Ce rapprochement n'est pas un hasard de calendrier. Il s'inscrit dans la continuité d'une stratégie lancée par le CNDH dès 2019, axée sur ce que l'institution appelle l'effectivité des droits, autrement dit, la capacité réelle des textes juridiques à produire des effets concrets dans la vie quotidienne. En associant à cette démarche le HCP, référence nationale en matière de statistiques et d'enquêtes sociales, le partenariat gagne une crédibilité méthodologique solide.

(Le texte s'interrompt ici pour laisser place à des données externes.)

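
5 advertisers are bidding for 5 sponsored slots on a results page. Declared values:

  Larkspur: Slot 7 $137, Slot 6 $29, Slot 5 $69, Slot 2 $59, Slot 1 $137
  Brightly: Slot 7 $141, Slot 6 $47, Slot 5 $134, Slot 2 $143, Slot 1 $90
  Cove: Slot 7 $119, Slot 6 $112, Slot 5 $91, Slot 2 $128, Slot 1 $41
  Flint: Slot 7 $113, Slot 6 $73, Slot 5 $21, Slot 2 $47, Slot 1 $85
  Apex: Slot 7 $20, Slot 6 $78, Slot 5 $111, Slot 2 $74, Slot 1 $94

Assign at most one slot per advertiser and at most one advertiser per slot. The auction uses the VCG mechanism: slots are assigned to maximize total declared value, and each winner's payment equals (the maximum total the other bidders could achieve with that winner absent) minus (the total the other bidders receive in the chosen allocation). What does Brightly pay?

Efficient allocation: Larkspur→Slot 1 ($137), Brightly→Slot 2 ($143), Cove→Slot 6 ($112), Flint→Slot 7 ($113), Apex→Slot 5 ($111); total welfare W = $616.
Brightly receives Slot 2 at value $143, so the others get W − 143 = $473.
Without Brightly: best allocation of the remaining 4 bidders over all 5 slots is Larkspur→Slot 1 ($137), Cove→Slot 2 ($128), Flint→Slot 7 ($113), Apex→Slot 5 ($111), total $489.
VCG payment = (others' best without Brightly) − (others' welfare with Brightly) = 489 − 473 = $16.

Brightly pays $16.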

Pour les Rbatis et, plus largement, pour tous les Marocains, cette initiative représente un pari sur la transparence : pouvoir un jour consulter des indicateurs fiables sur l'accès à la justice, les libertés individuelles ou encore les conditions de vie réelles, et pas seulement des rapports institutionnels en circuit fermé. Un chantier long, sans doute, mais dont les premières briques viennent d'être posées en plein coeur de la capitale.